Hattie’s data points to the conclusion that there are several zebra populations adopting different behaviour. The first, like the vast majority of the Okavango zebras, take it easy, spending the entire year by the river. The second group, 15,000-20,000 strong, work a bit harder. They divide their time between the Makgadikgadi salt pans and the Boteti River, which is reasonably nearby.

They sometimes struggle to find water in the Boteti area during the dry season, often moving 30 km in search of fresh grazing. Their reward: the juicy grass around the Makgadikgadi after the rains. The final group of zebras, whose numbers are more modest (though as yet unknown), must surely be considered as among the animal kingdom’s most remarkable athletes. By moving between the Okavango and the salt pans, they enjoy the best of both worlds. But the price they pay is an extraordinary journey across Botswana.


Endangered species naturally tend to grab the headlines, so it’s refreshing for a relatively abundant animal like the zebra to be the centre of attention for once. Zebras are a vital part of the food chain: understanding their migration, in turn, helps us to interpret the movements of their predators, and Hattie’s research has shed light on the impact of fences on migratory animals.

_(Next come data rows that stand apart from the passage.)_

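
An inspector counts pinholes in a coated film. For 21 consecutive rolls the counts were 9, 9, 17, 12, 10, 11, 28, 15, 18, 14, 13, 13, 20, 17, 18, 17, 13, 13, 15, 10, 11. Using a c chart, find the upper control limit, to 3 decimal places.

c̄ = (9 + 9 + 17 + 12 + 10 + 11 + 28 + 15 + 18 + 14 + 13 + 13 + 20 + 17 + 18 + 17 + 13 + 13 + 15 + 10 + 11) / 21 = 303 / 21 = 14.4286
UCL = c̄ + 3√c̄ = 14.4286 + 3 × √14.4286 = 14.4286 + 3 × 3.7985 = 25.8241

25.824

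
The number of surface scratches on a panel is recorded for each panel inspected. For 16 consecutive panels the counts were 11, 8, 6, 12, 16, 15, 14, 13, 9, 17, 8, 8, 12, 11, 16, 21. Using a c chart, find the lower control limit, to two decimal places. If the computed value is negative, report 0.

c̄ = (11 + 8 + 6 + 12 + 16 + 15 + 14 + 13 + 9 + 17 + 8 + 8 + 12 + 11 + 16 + 21) / 16 = 197 / 16 = 12.3125
LCL = c̄ − 3√c̄ = 12.3125 − 3 × 3.5089 = 1.7857

1.79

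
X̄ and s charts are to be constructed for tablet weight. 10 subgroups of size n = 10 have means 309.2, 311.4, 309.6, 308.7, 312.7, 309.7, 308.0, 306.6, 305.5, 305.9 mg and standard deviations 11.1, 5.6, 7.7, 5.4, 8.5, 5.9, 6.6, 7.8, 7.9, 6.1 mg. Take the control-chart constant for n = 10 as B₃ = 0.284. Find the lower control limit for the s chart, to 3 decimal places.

2.062

s̄ = (11.1 + 5.6 + 7.7 + 5.4 + 8.5 + 5.9 + 6.6 + 7.8 + 7.9 + 6.1) / 10 = 7.2600
LCL_s = B₃·s̄ = 0.284 × 7.2600 = 2.0618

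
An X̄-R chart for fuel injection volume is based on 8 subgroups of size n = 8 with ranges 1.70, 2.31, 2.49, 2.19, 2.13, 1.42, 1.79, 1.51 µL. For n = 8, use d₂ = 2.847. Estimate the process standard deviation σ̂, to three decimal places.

R̄ = (1.70 + 2.31 + 2.49 + 2.19 + 2.13 + 1.42 + 1.79 + 1.51) / 8 = 1.9425
σ̂ = R̄ / d₂ = 1.9425 / 2.847 = 0.6823

0.682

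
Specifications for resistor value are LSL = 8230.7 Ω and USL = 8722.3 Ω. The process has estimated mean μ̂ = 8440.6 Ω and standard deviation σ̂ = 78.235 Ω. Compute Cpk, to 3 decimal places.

0.894

Cpu = (USL − μ̂) / (3σ̂) = (8722.3 − 8440.6) / (3 × 78.235) = 1.2002; Cpl = (μ̂ − LSL) / (3σ̂) = (8440.6 − 8230.7) / (3 × 78.235) = 0.8943; Cpk = min(Cpu, Cpl) = 0.8943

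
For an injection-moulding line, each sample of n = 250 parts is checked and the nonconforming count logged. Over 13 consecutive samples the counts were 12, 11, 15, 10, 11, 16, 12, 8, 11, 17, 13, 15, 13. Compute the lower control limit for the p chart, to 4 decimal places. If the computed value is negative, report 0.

0.0089

p̄ = Σdᵢ / (k·n) = 164 / (13 × 250) = 0.05046
LCL = p̄ − 3·√(p̄(1−p̄)/n) = 0.05046 − 3 × 0.01384 = 0.00893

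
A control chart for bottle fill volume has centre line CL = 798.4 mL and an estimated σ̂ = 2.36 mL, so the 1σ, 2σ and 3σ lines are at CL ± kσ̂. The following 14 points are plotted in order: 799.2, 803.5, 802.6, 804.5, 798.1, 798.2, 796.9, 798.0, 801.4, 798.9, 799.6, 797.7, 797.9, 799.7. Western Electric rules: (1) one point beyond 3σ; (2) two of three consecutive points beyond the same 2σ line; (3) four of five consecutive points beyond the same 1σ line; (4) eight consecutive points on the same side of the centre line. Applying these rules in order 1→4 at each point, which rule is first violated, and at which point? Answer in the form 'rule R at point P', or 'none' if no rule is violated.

Zone of each point (C = within 1σ̂, B = 1σ̂–2σ̂, A = 2σ̂–3σ̂, * = beyond 3σ̂; sign = side of CL): 1:+C, 2:+A, 3:+B, 4:+A, 5:-C, 6:-C, 7:-C, 8:-C, 9:+B, 10:+C, 11:+C, 12:-C, 13:-C, 14:+C
Rule 2 (two of three consecutive points beyond the same 2σ limit) is satisfied at point 4.

rule 2 at point 4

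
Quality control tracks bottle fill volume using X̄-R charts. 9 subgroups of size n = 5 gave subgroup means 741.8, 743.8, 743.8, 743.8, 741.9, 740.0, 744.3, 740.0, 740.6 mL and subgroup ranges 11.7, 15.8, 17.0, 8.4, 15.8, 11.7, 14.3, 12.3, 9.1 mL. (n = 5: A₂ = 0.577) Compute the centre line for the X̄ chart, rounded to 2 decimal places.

X̄̄ = (741.8 + 743.8 + 743.8 + 743.8 + 741.9 + 740.0 + 744.3 + 740.0 + 740.6) / 9 = 6680.0000 / 9 = 742.2222
CL = X̄̄ = 742.2222

742.22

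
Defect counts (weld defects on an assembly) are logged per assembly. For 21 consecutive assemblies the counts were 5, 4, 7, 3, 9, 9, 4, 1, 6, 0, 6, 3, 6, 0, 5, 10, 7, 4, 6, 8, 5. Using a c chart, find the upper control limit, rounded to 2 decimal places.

c̄ = (5 + 4 + 7 + 3 + 9 + 9 + 4 + 1 + 6 + 0 + 6 + 3 + 6 + 0 + 5 + 10 + 7 + 4 + 6 + 8 + 5) / 21 = 108 / 21 = 5.1429
UCL = c̄ + 3√c̄ = 5.1429 + 3 × √5.1429 = 5.1429 + 3 × 2.2678 = 11.9462

11.95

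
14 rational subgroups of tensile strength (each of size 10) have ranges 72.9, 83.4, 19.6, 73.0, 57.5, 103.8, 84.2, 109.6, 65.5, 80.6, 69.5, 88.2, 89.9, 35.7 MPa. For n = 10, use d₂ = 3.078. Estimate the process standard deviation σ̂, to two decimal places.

R̄ = (72.9 + 83.4 + 19.6 + 73.0 + 57.5 + 103.8 + 84.2 + 109.6 + 65.5 + 80.6 + 69.5 + 88.2 + 89.9 + 35.7) / 14 = 73.8143
σ̂ = R̄ / d₂ = 73.8143 / 3.078 = 23.9812

23.98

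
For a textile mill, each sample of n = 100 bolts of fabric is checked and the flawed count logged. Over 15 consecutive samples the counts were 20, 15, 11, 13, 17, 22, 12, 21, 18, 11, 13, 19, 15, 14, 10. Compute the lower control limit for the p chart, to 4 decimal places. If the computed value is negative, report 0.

p̄ = Σdᵢ / (k·n) = 231 / (15 × 100) = 0.15400
LCL = p̄ − 3·√(p̄(1−p̄)/n) = 0.15400 − 3 × 0.03609 = 0.04572

0.0457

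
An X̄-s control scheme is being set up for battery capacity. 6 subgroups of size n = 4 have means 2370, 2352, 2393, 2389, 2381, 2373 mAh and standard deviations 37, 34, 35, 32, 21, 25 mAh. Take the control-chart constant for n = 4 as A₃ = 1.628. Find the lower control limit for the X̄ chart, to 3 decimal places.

2326.408

X̄̄ = (2370 + 2352 + 2393 + 2389 + 2381 + 2373) / 6 = 2376.3333
s̄ = (37 + 34 + 35 + 32 + 21 + 25) / 6 = 30.6667
LCL = X̄̄ − A₃·s̄ = 2376.3333 − 1.628 × 30.6667 = 2326.4080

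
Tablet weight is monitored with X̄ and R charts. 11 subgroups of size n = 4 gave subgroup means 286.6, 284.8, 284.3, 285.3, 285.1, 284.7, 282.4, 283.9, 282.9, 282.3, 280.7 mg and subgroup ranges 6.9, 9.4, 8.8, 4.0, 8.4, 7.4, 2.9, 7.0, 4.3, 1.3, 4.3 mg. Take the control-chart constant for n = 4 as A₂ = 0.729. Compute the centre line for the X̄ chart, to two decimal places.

283.91

X̄̄ = (286.6 + 284.8 + 284.3 + 285.3 + 285.1 + 284.7 + 282.4 + 283.9 + 282.9 + 282.3 + 280.7) / 11 = 3123.0000 / 11 = 283.9091
CL = X̄̄ = 283.9091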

So what triggered her interest in zebras? She explains that it is easier to get funding to study exciting animals like lions. Crucial as that undoubtedly is, she believes that herbivores like zebras are key to understanding any ecosystem. The scientific community is fortunate that people like Hattie are willing to take the hard option.

Questions 28-34

IELTS General Reading Practice Test 22 With Answers

The reading passage has seven sections, A-G.

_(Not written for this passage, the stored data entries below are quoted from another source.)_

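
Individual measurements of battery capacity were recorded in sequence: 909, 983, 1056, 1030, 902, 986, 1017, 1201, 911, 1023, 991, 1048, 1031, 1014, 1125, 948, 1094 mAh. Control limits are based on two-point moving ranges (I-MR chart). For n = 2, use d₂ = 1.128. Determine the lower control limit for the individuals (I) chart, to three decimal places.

X̄ = (909 + 983 + 1056 + 1030 + 902 + 986 + 1017 + 1201 + 911 + 1023 + 991 + 1048 + 1031 + 1014 + 1125 + 948 + 1094) / 17 = 1015.8235
Moving ranges: 74, 73, 26, 128, 84, 31, 184, 290, 112, 32, 57, 17, 17, 111, 177, 146; M̄R̄ = 1559.0000 / 16 = 97.4375
LCL = X̄ − 3·M̄R̄/d₂ = 1015.8235 − 3 × 97.4375 / 1.128 = 756.6812

756.681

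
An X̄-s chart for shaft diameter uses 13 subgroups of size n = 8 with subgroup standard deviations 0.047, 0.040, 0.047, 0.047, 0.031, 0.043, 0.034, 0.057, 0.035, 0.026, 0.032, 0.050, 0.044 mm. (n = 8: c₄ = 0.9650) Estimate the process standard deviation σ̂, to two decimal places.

0.04

s̄ = (0.047 + 0.040 + 0.047 + 0.047 + 0.031 + 0.043 + 0.034 + 0.057 + 0.035 + 0.026 + 0.032 + 0.050 + 0.044) / 13 = 0.0410
σ̂ = s̄ / c₄ = 0.0410 / 0.9650 = 0.0425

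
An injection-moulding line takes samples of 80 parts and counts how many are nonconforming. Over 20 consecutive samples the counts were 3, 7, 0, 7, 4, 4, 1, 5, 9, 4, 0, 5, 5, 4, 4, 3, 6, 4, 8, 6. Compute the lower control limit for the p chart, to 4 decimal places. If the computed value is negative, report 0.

0.0000

p̄ = Σdᵢ / (k·n) = 89 / (20 × 80) = 0.05563
LCL = p̄ − 3·√(p̄(1−p̄)/n) = 0.05563 − 3 × 0.02562 = -0.02125 → 0 (negative, so LCL = 0)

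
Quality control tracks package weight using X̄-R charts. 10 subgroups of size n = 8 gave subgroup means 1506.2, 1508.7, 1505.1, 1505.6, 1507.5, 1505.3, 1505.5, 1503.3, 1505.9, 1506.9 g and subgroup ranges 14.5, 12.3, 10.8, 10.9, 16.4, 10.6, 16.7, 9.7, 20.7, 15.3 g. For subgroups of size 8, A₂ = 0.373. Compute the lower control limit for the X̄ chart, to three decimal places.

X̄̄ = (1506.2 + 1508.7 + 1505.1 + 1505.6 + 1507.5 + 1505.3 + 1505.5 + 1503.3 + 1505.9 + 1506.9) / 10 = 15060.0000 / 10 = 1506.0000
R̄ = (14.5 + 12.3 + 10.8 + 10.9 + 16.4 + 10.6 + 16.7 + 9.7 + 20.7 + 15.3) / 10 = 137.9000 / 10 = 13.7900
LCL = X̄̄ − A₂·R̄ = 1506.0000 − 0.373 × 13.7900 = 1500.8563

1500.856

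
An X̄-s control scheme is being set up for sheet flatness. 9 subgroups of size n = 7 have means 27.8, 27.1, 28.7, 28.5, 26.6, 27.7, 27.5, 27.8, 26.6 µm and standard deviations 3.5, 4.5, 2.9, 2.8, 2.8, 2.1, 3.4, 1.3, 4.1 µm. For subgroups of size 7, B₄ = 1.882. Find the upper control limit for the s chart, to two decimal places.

s̄ = (3.5 + 4.5 + 2.9 + 2.8 + 2.8 + 2.1 + 3.4 + 1.3 + 4.1) / 9 = 3.0444
UCL_s = B₄·s̄ = 1.882 × 3.0444 = 5.7296

5.73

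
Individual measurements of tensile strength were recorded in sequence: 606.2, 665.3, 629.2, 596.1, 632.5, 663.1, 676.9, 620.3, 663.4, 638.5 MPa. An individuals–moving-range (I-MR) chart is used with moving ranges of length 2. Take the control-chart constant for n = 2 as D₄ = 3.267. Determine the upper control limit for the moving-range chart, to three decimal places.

Moving ranges: 59.1, 36.1, 33.1, 36.4, 30.6, 13.8, 56.6, 43.1, 24.9; M̄R̄ = 333.7000 / 9 = 37.0778
UCL_MR = D₄·M̄R̄ = 3.267 × 37.0778 = 121.1331

121.133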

Choose the correct heading for each section from the list of headings below.

Write the correct number i-x, in boxes 28-34 on your answer sheet.

i. A decrease in the zebra population
ii. An obstruction on the traditional route
iii. An unknown species
iv. Some confusing information
v. Staying permanently in the Makgadikgadi
vi. Nearly a record in the zebra world
vii. Three different ways of living
viii. The original aim of the work
ix. How was the information passed on?
x. Why it is important to study zebras

Questions 35-37

IELTS General Reading Practice Test 22 With Answers

Complete the summary below.

Choose ONE WORD ONLY from the text for each answer.

Write your answers in boxes 35-37 on your answer sheet.

Social behaviour in zebras

IELTS General Reading Practice Test 22 With Answers

Zebras tend to live together in small units, which experts call 35 …………….. . Here, a male zebra has charge of a number of adult 36 …………….. and their young. These units sometimes assemble in bigger groupings or 37 …………….., but it is still clear that the zebras’ loyalty only extends to the small unit they live in.
Questions 38-40

Choose the correct letter, A, B, C or D.

Write the correct letter in boxes 38-40 on your answer sheet.

38. How did Hattie feel when she heard some of the zebras had travelled so far?

    A. annoyed because she would have to follow them to Makgadikgadi
    B. disappointed that not all of them made it back to Okavango
    C. frustrated as the rains had made the roads unusable
    D. unsure as to their real motivation for going

39. When describing the different Botswana zebra populations, the writer indicates

    A. his admiration for the ones who migrate the furthest distance.
    B. his sympathy for the ones who stay by the Okavango River.
    C. his disbelief that those by the Boteti have difficulty finding food.
    D. his anxiety that their migration patterns may not be able to continue.

40. What does the writer suggest in the final paragraph?

    A. Too much time has been wasted on research into the predators like lions.
    B. it is sometimes necessary to go against the trend in research matters.
    C. Research will result in a ban on fences in areas where zebras live.
    D. Research into animals which are not endangered will increase.